Summary:
In March 2014 an outbreak of Ebola virus disease (EVD) was detected in Guinea close to the borders of Sierra Leone and Liberia. At that time, the Sierra Leone Ministry of Health and Sanitation established a National Ebola Taskforce to coordinate activities to prevent and prepare for the detection of EVD in the country.
Following the confirmation of cases in Guinea on 28 March 2014 the IFRC allocated CHF 113,217 from its Disaster Relief Emergency Fund (DREF) for Ebola preparedness activities in Sierra Leone. A report on the progress achieved under the DREF money can be accessed here. Following the confirmation of cases within the border of Sierra Leone the DREF allocation was converted into a start-up loan for the Emergency Appeal operation launched on 26 June 2014. On 26 May, the Ministry of Health and Sanitation announced that the first case of EVD had been detected in Sierra Leone. Soon after, a further seven cases were identified. All of these early cases resided in the Kissi Teng Chiefdom which forms the easternmost part of Kailahun District. All eight persons had attended the funeral of a traditional healer in Guinea.
Until the outbreak, the IFRC did not have representation in the country and had been supporting Sierra Leone Red Cross Society (SLRCS) through its regional office for West Africa in Cote d’Ivoire. Currently IFRC has a coordination hub in Accra, Ghana which is coordinating the whole response in the affected countries. Before the confirmation of cases in Sierra Leone, regional staff were deployed to support the SLRCS in preparedness activities. As the situation deteriorated and the National Society initiated response to active cases, an IFRC Field Assessment and Coordination Team (FACT) was deployed and arrived in Freetown in early June, followed by staff from the Basic Health Care ERU and IT/Telecomm Emergency Response Units.

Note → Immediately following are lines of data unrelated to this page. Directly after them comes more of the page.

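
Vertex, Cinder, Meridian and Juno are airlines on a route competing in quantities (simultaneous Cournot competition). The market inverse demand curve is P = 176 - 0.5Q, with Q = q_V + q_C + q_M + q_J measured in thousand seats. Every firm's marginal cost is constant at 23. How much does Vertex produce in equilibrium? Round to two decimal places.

Each firm earns π_i = (176 - 0.5Q)q_i - 23q_i.
Setting ∂π_i/∂q_i = 0 with rivals' quantities fixed: 153 - q_i - (1/2)·Σ_{j≠i} q_j = 0.
With identical firms every q_j equals q_i, so Σ_{j≠i} q_j = 3q_i and 153 = (5/2)q_i, giving q_i = 306/5.

61.20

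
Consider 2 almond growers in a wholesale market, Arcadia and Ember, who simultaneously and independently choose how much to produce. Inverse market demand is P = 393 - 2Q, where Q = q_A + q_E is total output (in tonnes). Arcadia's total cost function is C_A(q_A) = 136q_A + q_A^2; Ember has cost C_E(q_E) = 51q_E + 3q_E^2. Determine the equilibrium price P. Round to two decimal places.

270.71

Arcadia's profit: π_A = (393 - 2Q)q_A - (136q_A + q_A²). Setting ∂π_A/∂q_A = 0: 257 - 6q_A - 2(q_E) = 0.
Ember's profit: π_E = (393 - 2Q)q_E - (51q_E + 3q_E²). Setting ∂π_E/∂q_E = 0: 342 - 10q_E - 2(q_A) = 0.
So q_A = (257 - 2q_E)/6 and q_E = (342 - 2q_A)/10.
Solving the pair: q_A = 943/28, q_E = 769/28.
Total output Q = 428/7, so price P = 393 - 2·(428/7) = 1895/7.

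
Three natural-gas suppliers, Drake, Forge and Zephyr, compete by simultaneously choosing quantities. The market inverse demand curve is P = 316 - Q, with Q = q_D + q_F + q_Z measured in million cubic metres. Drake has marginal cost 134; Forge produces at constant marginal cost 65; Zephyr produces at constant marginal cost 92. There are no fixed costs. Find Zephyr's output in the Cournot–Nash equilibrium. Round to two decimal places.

59.75

Drake's profit: π_D = (316 - Q)q_D - (134q_D). Setting ∂π_D/∂q_D = 0: 182 - 2q_D - (q_F + q_Z) = 0.
Forge's first-order condition: 251 - 2q_F - (q_D + q_Z) = 0.
Zephyr's profit: π_Z = (316 - Q)q_Z - (92q_Z). Setting ∂π_Z/∂q_Z = 0: 224 - 2q_Z - (q_D + q_F) = 0.
Summing all 3 equations gives 657 − 4Q = 0, hence Q = 657/4.
Back-substituting: q_D = (182 − 657/4) = 71/4, q_F = (251 − 657/4) = 347/4, q_Z = (224 − 657/4) = 239/4.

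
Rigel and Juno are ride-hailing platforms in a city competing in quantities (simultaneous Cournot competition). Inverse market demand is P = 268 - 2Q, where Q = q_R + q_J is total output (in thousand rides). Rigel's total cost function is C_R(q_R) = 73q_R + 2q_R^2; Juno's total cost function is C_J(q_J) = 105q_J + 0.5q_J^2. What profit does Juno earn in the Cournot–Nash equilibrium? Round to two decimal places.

Rigel's profit: π_R = (268 - 2Q)q_R - (73q_R + 2q_R²). Setting ∂π_R/∂q_R = 0: 195 - 8q_R - 2(q_J) = 0.
Juno's profit: π_J = (268 - 2Q)q_J - (105q_J + (1/2)q_J²). Setting ∂π_J/∂q_J = 0: 163 - 5q_J - 2(q_R) = 0.
So q_R = (195 - 2q_J)/8 and q_J = (163 - 2q_R)/5.
Substituting one into the other gives q_R = 649/36 and q_J = 457/18.
Price P = 268 - 2·(521/12) = 1087/6.
Juno's profit: (1087/6)·(457/18) - 105·(457/18) - (1/2)(457/18)² = 1611.4892.

1611.49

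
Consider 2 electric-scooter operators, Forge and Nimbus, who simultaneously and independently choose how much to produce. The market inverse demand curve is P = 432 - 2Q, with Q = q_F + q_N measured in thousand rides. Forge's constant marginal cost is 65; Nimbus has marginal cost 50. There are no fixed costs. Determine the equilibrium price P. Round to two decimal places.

182.33

Forge's profit: π_F = (432 - 2Q)q_F - (65q_F). Setting ∂π_F/∂q_F = 0: 367 - 4q_F - 2(q_N) = 0.
Nimbus's first-order condition: 382 - 4q_N - 2(q_F) = 0.
So q_F = (367 - 2q_N)/4 and q_N = (382 - 2q_F)/4.
Solving the pair: q_F = 176/3, q_N = 397/6.
Total output Q = 749/6, so price P = 432 - 2·(749/6) = 547/3.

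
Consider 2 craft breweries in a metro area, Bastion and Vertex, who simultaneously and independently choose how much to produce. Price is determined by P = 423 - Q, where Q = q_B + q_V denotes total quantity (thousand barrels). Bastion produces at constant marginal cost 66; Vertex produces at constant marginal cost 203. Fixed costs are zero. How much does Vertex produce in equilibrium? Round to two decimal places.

27.67

Bastion's profit: π_B = (423 - Q)q_B - (66q_B). Setting ∂π_B/∂q_B = 0: 357 - 2q_B - (q_V) = 0.
Vertex's profit: π_V = (423 - Q)q_V - (203q_V). Setting ∂π_V/∂q_V = 0: 220 - 2q_V - (q_B) = 0.
So q_B = (357 - q_V)/2 and q_V = (220 - q_B)/2.
Substituting one into the other gives q_B = 494/3 and q_V = 83/3.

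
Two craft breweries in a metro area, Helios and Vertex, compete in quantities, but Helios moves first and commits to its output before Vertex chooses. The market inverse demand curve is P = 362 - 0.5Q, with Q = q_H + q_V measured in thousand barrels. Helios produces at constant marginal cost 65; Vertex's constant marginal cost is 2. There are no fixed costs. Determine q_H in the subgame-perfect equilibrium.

Solve by backward induction. Given q_H, the follower Vertex maximises π_V = (362 - (1/2)q_H - (1/2)q_V)q_V - 2q_V.
Follower FOC: 360 - (1/2)q_H - q_V = 0, so q_V(q_H) = (360 - (1/2)q_H).
Helios substitutes q_V(q_H) into its own profit: π_H = q_H(362 - (1/2)q_H - (360 - (1/2)q_H)/2) - 65q_H = (182 - (1/4)q_H)q_H - 65q_H.
The leader's first-order condition 117 - (1/2)q_H = 0 yields q_H = 234.
Then q_V = (360 - (1/2)·234) = 243.

234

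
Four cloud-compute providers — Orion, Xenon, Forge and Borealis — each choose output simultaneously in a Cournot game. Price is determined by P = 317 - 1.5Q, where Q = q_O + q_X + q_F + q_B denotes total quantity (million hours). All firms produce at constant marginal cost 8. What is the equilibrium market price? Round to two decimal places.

69.80

A representative firm's profit is π_i = q_i(317 - 1.5Q) - 8q_i.
Setting ∂π_i/∂q_i = 0 with rivals' quantities fixed: 309 - 3q_i - (3/2)·Σ_{j≠i} q_j = 0.
With identical firms every q_j equals q_i, so Σ_{j≠i} q_j = 3q_i and 309 = (15/2)q_i, giving q_i = 206/5.
Total output Q = 824/5, so price P = 317 - (3/2)·(824/5) = 349/5.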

IFRC initially set up a base in Kailahun and now has ETCs in Kenema and Kono and a main operation centre located in Freetown. IFRC Delegates are supporting SLRC branch activities in Port Loko, Bombali and Koinadugu. As part of the scaling up process, IFRC is supporting the NS in implementing activities outlined in all the pillars in all districts across the country. Safe and Dignified Burial teams have been trained and are operational in all districts carrying out 400 – 450 safe and dignified burials per week by end 2014. Contact tracing activities are carried out in coordination with MoHS and other partners and Red Cross is becoming increasingly more involved in surveillance. Psychosocial support (PSS) is offered through visits to families living in quarantined homes, the distribution of survivor kits and interventions with staff and volunteers. Social mobilization and beneficiary communications activities are being implemented at the community level through traditional methods including distribution of IEC material and, increasingly, by using beneficiary communications methods. Clinical management is offered through the IFRC 60 bed Ebola Treatment Centre in Kenema which opened in September 2014 and the ETC in Kono will open in January 2015 with 30 beds.
As the cases load soared and spread across all the districts in the country, IFRC revised the Emergency Appeal in 18 July and further revisions were made 9 September and again on 22 October increasing the operational budget to CHF 41 Million to support the revised strategy by the Red Cross response ramping up Surveillance and Contact Tracing, Safe and Dignified Burials, Social Mobilisation and Psychosocial Support from an initial 6 districts to all 14 districts.
By year-end, incidence of Ebola virus disease in Sierra Leone continued to remain very high and spreading with cases reported in all districts. The epidemic has been particularly bad in Western Area (Urban) which refers to the capital Freetown, Western Area Rural, Port Loko, Bombali and Kono. Hotspots erupt with frequency aided by population movement across the country aided to a great degree by an extensive road network. Transmission elsewhere such as in Bonthe, Pujehun, Kailahun and Kenema is relatively stable but care is required to ensure surveillance systems are in place to quickly detect and deal with suspected cases.
Difficulties in accessing communities to track potential contacts, alongside insufficient infrastructure to deal with the rapidly increasing caseload, make it difficult to ascertain precisely the evolution of the outbreak. The number of reported cases and deaths, contacts under medical observation and the number of laboratory results are in constant flux.